CME Group CEO Terry Duffy has warned that newly approved crypto perpetual futures could become a turning point for U.S. markets. Speaking after approval opened the door to domestic perpetual products, Duffy argued that the structure invites excessive speculation and creates risks many traders may not fully understand. The warning is about leverage entering a regulated wrapper, not simply about competition from new crypto exchanges.

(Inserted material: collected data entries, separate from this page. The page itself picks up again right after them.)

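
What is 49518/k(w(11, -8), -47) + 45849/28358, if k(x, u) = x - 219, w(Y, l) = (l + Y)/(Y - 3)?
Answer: -337989747/1502974 ≈ -224.88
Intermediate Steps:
w(Y, l) = (Y + l)/(-3 + Y)
k(x, u) = -219 + x
49518/k(w(11, -8), -47) + 45849/28358 = 49518/(-219 + (11 - 8)/(-3 + 11)) + 45849/28358 = 49518/(-219 + 3/8) + 45849*(1/28358) = 49518/(-219 + (⅛)*3) + 45849/28358 = 49518/(-219 + 3/8) + 45849/28358 = 49518/(-1749/8) + 45849/28358 = 49518*(-8/1749) + 45849/28358 = -132048/583 + 45849/28358 = -337989747/1502974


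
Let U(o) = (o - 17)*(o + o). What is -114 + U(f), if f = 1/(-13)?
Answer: -18822/169 ≈ -111.37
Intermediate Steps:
f = -1/13 ≈ -0.076923
U(o) = 2*o*(-17 + o) (U(o) = (-17 + o)*(2*o) = 2*o*(-17 + o))
-114 + U(f) = -114 + 2*(-1/13)*(-17 - 1/13) = -114 + 2*(-1/13)*(-222/13) = -114 + 444/169 = -18822/169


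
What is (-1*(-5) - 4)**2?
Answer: 1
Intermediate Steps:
(-1*(-5) - 4)**2 = (5 - 4)**2 = 1**2 = 1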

Perpetual futures bring offshore mechanics into U.S. venues
Perpetual futures, often called perps, differ from ordinary futures because they have no expiration date. Traders can hold positions indefinitely, while funding payments help keep contract prices aligned with the underlying asset. The attraction is obvious: continuous exposure without rolling contracts. The danger is just as clear. Some products can offer leverage as high as 50-to-1, amplifying both gains and losses. Duffy’s concern is that retail traders may see access before they see risk, especially when automatic liquidation engines can close positions quickly during sharp price swings.

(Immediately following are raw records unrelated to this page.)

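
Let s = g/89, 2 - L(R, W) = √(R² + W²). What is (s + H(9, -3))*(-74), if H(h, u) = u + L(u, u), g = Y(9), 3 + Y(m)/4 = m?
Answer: 4810/89 + 222*√2 ≈ 368.00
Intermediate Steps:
Y(m) = -12 + 4*m
g = 24 (g = -12 + 4*9 = -12 + 36 = 24)
L(R, W) = 2 - √(R² + W²)
s = 24/89 ≈ 0.26966
H(h, u) = 2 + u - √2*√(u²) (H(h, u) = u + (2 - √(u² + u²)) = u + (2 - √(2*u²)) = u + (2 - √2*√(u²)) = 2 + u - √2*√(u²))
(s + H(9, -3))*(-74) = (24/89 + (2 - 3 - √2*√((-3)²)))*(-74) = (24/89 + (2 - 3 - √2*√9))*(-74) = (24/89 + (2 - 3 - 1*√2*3))*(-74) = (24/89 + (2 - 3 - 3*√2))*(-74) = (24/89 + (-1 - 3*√2))*(-74) = (-65/89 - 3*√2)*(-74) = 4810/89 + 222*√2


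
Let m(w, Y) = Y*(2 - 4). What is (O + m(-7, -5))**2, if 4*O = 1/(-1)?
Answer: 1521/16 ≈ 95.063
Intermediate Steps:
m(w, Y) = -2*Y (m(w, Y) = Y*(-2) = -2*Y)
O = -1/4 (O = (1/4)/(-1) = (1/4)*(-1) = -1/4 ≈ -0.25000)
(O + m(-7, -5))**2 = (-1/4 - 2*(-5))**2 = (-1/4 + 10)**2 = (39/4)**2 = 1521/16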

The remarks follow recent approvals that allowed firms including Kalshi and Coinbase-linked venues to move toward regulated U.S. crypto perps. Kalshi launched Bitcoin perpetual futures and later introduced Ethereum contracts, while additional products tied to assets such as Solana and Dogecoin have been discussed or submitted for review. Coinbase Financial Markets also received guidance enabling eligible U.S. institutional clients to access perpetual futures and options listed on Deribit. The market is shifting from offshore dominance to supervised domestic access, but Duffy questioned whether the review process moved too quickly for instruments he views as novel and complex.
There is also a business backdrop. Shares of traditional exchange operators, including CME, Cboe and Intercontinental Exchange, came under pressure as investors considered whether new crypto perps could threaten established futures franchises. Duffy pushed back, saying CME is overwhelmingly institution-driven, with roughly 85% to 90% of its business tied to institutional activity. The deeper issue is not whether CME loses volume, but whether highly leveraged crypto contracts normalize speculative behavior inside regulated markets. For supporters, approval brings transparency and U.S. oversight to products that already trade globally. For critics, it risks giving retail traders a cleaner doorway into instruments that can erase accounts faster than many users expect in volatile crypto conditions.